Adan prefirió no mencionar a Rafiq. Seguía convencido de que se estaba burlando de él y lo encontró demasiado doloroso.
–No, no –dijo ella, sacudiendo la cabeza–. Yo no…
–¿No qué? –la urgió.
–Es verdad que sufrí un accidente, pero me he recuperado –declaró con debilidad–. Hay cosas que todavía no recuerdo, pero… No, no es posible. Si lo que afirma fuera cierto, alguien me lo habría dicho.
–¿Alguien? ¿Quién te lo habría dicho, Isabella? ¿Quién sabe que estás aquí? –preguntó él, atónito.
–Mis padres, por supuesto. Mi padre quiso que me fuera a vivir con mi madre para que me recuperara del accidente. El médico dijo que necesitaba alejarme de Jahfar, de todo aquel calor y todo aquel estrés.
Adan sintió furia e incredulidad a partes iguales. No podía creer que sus padres supieran que estaba viva.
Pero, por otra parte, casi no había visto a Hassan Maro desde la desaparición de Isabella. De hecho, Hassan pasaba más tiempo fuera del país que en él. Adan se había convencido de que sus ausencias se debían a los negocios y al dolor por la pérdida de su hija, pero quizá se había equivocado. Quizá le ocultara algo.
Sacudió la cabeza y pensó que Hassan no era capaz de hacer una cosa así. No tenía sentido; se había alegrado mucho al saber que su hija se iba a casar con él. Isabella tenía que estar mintiendo.
Sin embargo, alguien la había ayudado a huir de Jahfar.
–Si fuera cierto que tienes amnesia, la tuya sería una amnesia verdaderamente selectiva, Isabella –ironizó Adan–. ¿Cómo es posible que te acuerdes de Jahfar y de tus padres y no te acuerdes de mí?
–¡Yo no he dicho que tenga amnesia! ¡Eso lo ha dicho usted!
–Y si no es amnesia, ¿cómo lo llamarías? ¿Cómo definirías el hecho de que recuerdes quién eres y de dónde vienes pero no recuerdes a tu marido?
–¿Mi marido? ¡Yo no estoy casada!
Adan notó que, a pesar de la vehemencia de Isabella, su labio inferior había temblado un poco. Lo tomó como un signo de debilidad y decidió presionarla un poco más. No escaparía de allí sin responder a sus preguntas, sin darle una explicación.

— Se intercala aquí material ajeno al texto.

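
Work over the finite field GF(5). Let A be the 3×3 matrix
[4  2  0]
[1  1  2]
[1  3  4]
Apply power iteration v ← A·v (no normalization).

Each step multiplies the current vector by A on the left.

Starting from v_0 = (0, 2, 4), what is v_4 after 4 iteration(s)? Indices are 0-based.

v_4 = (1, 4, 1)

v_0 = (0, 2, 4).
v_1 = A·v_0 = (4, 0, 2).
v_2 = A·v_1 = (1, 3, 2).
v_3 = A·v_2 = (0, 3, 3).
v_4 = A·v_3 = (1, 4, 1).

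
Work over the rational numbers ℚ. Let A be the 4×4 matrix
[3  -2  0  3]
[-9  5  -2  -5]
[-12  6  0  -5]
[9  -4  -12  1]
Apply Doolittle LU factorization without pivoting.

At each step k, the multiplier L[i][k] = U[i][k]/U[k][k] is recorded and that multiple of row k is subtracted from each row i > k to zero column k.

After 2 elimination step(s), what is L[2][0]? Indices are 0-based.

Step 1: pivot at (0,0) is 3.
  row1 ← row1 − (-3)·row0  ⇒  L[1][0]=-3, U row1=(0, -1, -2, 4)
  row2 ← row2 − (-4)·row0  ⇒  L[2][0]=-4, U row2=(0, -2, 0, 7)
  row3 ← row3 − (3)·row0  ⇒  L[3][0]=3, U row3=(0, 2, -12, -8)
Step 2: pivot at (1,1) is -1.
  row2 ← row2 − (2)·row1  ⇒  L[2][1]=2, U row2=(0, 0, 4, -1)
  row3 ← row3 − (-2)·row1  ⇒  L[3][1]=-2, U row3=(0, 0, -16, 0)

L[2][0] = -4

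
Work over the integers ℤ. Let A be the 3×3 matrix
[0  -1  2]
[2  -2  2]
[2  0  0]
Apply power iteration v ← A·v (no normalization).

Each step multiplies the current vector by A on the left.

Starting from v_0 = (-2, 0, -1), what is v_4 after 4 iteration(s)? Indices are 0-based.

v_0 = (-2, 0, -1).
v_1 = A·v_0 = (-2, -6, -4).
v_2 = A·v_1 = (-2, 0, -4).
v_3 = A·v_2 = (-8, -12, -4).
v_4 = A·v_3 = (4, 0, -16).

v_4 = (4, 0, -16)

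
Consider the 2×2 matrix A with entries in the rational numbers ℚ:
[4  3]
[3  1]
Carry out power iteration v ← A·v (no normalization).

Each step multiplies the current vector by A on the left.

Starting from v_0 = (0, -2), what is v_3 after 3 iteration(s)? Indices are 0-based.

v_3 = (-180, -110)

v_0 = (0, -2).
v_1 = A·v_0 = (-6, -2).
v_2 = A·v_1 = (-30, -20).
v_3 = A·v_2 = (-180, -110).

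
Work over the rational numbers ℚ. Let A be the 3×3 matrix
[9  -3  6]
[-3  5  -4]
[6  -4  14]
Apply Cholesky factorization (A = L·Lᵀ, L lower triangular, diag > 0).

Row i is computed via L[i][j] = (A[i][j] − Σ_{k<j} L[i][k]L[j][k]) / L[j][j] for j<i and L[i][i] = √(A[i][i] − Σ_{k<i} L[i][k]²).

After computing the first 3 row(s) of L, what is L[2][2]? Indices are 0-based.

L[2][2] = 3

Step 1: L[0][0] = √(9) = 3.
  L[1][0] = (-3) / L[0][0] = -1.
Step 2: L[1][1] = √(4) = 2.
  L[2][0] = (6) / L[0][0] = 2.
  L[2][1] = (-2) / L[1][1] = -1.
Step 3: L[2][2] = √(9) = 3.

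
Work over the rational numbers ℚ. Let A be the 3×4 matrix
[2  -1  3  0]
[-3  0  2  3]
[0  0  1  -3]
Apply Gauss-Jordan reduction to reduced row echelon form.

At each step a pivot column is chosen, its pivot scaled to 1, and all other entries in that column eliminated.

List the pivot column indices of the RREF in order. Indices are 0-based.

step 1: normalize row 0 (÷2) = (1, -1/2, 3/2, 0)
  row 1: subtract -3×row0 = (0, -3/2, 13/2, 3)
step 2: normalize row 1 (÷-3/2) = (0, 1, -13/3, -2)
  row 0: subtract -1/2×row1 = (1, 0, -2/3, -1)
step 3: normalize row 2 (÷1) = (0, 0, 1, -3)
  row 0: subtract -2/3×row2 = (1, 0, 0, -3)
  row 1: subtract -13/3×row2 = (0, 1, 0, -15)

pivot columns: 0, 1, 2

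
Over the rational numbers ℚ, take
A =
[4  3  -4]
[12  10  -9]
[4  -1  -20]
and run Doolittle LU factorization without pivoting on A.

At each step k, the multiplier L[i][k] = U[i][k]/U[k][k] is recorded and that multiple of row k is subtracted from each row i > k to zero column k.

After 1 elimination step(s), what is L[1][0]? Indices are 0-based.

L[1][0] = 3

k=0: U[0][0]=4
  eliminate (1,0): mult=3, new row 1: (0, 1, 3); set L[1][0]=3
  eliminate (2,0): mult=1, new row 2: (0, -4, -16); set L[2][0]=1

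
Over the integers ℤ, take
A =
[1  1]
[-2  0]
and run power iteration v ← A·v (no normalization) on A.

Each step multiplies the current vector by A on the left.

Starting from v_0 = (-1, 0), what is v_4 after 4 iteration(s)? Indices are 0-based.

v_4 = (1, -6)

v_0 = (-1, 0).
v_1 = A·v_0 = (-1, 2).
v_2 = A·v_1 = (1, 2).
v_3 = A·v_2 = (3, -2).
v_4 = A·v_3 = (1, -6).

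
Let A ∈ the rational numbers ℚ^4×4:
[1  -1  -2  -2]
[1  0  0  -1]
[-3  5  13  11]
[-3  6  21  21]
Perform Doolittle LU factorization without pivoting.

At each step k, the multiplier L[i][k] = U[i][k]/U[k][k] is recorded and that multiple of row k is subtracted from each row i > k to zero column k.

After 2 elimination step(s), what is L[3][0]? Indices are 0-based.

L[3][0] = -3

Step 1: pivot at (0,0) is 1.
  row1 ← row1 − (1)·row0  ⇒  L[1][0]=1, U row1=(0, 1, 2, 1)
  row2 ← row2 − (-3)·row0  ⇒  L[2][0]=-3, U row2=(0, 2, 7, 5)
  row3 ← row3 − (-3)·row0  ⇒  L[3][0]=-3, U row3=(0, 3, 15, 15)
Step 2: pivot at (1,1) is 1.
  row2 ← row2 − (2)·row1  ⇒  L[2][1]=2, U row2=(0, 0, 3, 3)
  row3 ← row3 − (3)·row1  ⇒  L[3][1]=3, U row3=(0, 0, 9, 12)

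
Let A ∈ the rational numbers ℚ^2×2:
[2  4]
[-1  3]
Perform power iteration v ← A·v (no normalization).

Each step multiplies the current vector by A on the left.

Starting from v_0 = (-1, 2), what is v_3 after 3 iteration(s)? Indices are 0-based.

v_0 = (-1, 2).
v_1 = A·v_0 = (6, 7).
v_2 = A·v_1 = (40, 15).
v_3 = A·v_2 = (140, 5).

v_3 = (140, 5)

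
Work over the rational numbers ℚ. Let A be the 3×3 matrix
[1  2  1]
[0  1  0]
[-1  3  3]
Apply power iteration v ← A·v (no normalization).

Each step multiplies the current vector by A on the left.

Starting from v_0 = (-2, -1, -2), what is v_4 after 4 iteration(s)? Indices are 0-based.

v_0 = (-2, -1, -2).
v_1 = A·v_0 = (-6, -1, -7).
v_2 = A·v_1 = (-15, -1, -18).
v_3 = A·v_2 = (-35, -1, -42).
v_4 = A·v_3 = (-79, -1, -94).

v_4 = (-79, -1, -94)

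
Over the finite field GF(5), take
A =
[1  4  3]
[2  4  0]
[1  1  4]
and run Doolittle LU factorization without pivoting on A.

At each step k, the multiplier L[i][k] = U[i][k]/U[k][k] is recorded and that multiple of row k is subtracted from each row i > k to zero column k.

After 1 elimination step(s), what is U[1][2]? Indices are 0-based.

Step 1: pivot at (0,0) is 1.
  row1 ← row1 − (2)·row0  ⇒  L[1][0]=2, U row1=(0, 1, 4)
  row2 ← row2 − (1)·row0  ⇒  L[2][0]=1, U row2=(0, 2, 1)

U[1][2] = 4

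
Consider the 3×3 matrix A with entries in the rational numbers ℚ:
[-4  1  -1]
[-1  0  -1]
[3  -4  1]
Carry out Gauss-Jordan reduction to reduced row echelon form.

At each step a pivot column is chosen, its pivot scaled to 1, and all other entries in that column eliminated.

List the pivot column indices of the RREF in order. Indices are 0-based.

pivot columns: 0, 1, 2

pivot(0,0)=-4: scale R0 → (1, -1/4, 1/4)
  clear (1,0): R1 −= (-1)R0 → (0, -1/4, -3/4)
  clear (2,0): R2 −= (3)R0 → (0, -13/4, 1/4)
pivot(1,1)=-1/4: scale R1 → (0, 1, 3)
  clear (0,1): R0 −= (-1/4)R1 → (1, 0, 1)
  clear (2,1): R2 −= (-13/4)R1 → (0, 0, 10)
pivot(2,2)=10: scale R2 → (0, 0, 1)
  clear (0,2): R0 −= (1)R2 → (1, 0, 0)
  clear (1,2): R1 −= (3)R2 → (0, 1, 0)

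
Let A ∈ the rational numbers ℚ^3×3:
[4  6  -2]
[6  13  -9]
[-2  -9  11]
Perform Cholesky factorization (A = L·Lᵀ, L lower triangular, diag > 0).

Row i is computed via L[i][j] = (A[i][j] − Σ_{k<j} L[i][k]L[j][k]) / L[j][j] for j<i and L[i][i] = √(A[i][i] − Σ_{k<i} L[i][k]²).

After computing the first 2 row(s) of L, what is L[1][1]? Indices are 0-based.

L[1][1] = 2

Step 1: L[0][0] = √(4) = 2.
  L[1][0] = (6) / L[0][0] = 3.
Step 2: L[1][1] = √(4) = 2.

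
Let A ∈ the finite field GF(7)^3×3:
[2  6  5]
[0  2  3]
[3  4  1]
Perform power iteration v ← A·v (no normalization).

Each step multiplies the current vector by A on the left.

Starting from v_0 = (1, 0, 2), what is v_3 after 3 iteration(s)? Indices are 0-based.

v_0 = (1, 0, 2).
v_1 = A·v_0 = (5, 6, 5).
v_2 = A·v_1 = (1, 6, 2).
v_3 = A·v_2 = (6, 4, 1).

v_3 = (6, 4, 1)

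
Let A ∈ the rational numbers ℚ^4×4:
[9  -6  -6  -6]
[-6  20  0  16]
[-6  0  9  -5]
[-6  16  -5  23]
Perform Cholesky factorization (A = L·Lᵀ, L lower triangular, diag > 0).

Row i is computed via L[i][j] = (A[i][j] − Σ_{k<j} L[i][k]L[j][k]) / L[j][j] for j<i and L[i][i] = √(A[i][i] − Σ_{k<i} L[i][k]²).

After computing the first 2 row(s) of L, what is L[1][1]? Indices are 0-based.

Step 1: L[0][0] = √(9) = 3.
  L[1][0] = (-6) / L[0][0] = -2.
Step 2: L[1][1] = √(16) = 4.

L[1][1] = 4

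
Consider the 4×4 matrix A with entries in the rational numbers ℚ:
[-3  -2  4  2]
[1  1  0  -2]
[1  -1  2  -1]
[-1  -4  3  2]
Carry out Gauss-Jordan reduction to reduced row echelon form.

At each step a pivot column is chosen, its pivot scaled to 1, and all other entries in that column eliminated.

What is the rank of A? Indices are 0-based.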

Justo entonces, ella juntó las manos por delante de su cuerpo. Al hacerlo, sus brazos le apretaron el pecho y enfatizaron las suaves y redondeadas curvas.
Adan se excitó a su pesar. No quería sentirse atraído por una mujer que lo había traicionado, por una mujer a quien debía despreciar.
–Veámoslo desde el punto de vista contrario –continuó ella–. Si lo que dice fuera verdad, si fuera cierto que estamos casados… ¿dónde ha estado todo este tiempo? ¿Por qué no ha venido a buscarme?
–Porque estaba en Jahfar y, como bien sabes, te creía muerta.
Ella palideció.
–¿Muerta?
Adan empezaba a estar cansado de aquel juego. Llevaba muchas horas sin dormir y había cruzado medio mundo para ver si la mujer de aquella fotografía, la mujer medio desnuda que cantaba en un local de las islas Hawai, era verdaderamente su esposa.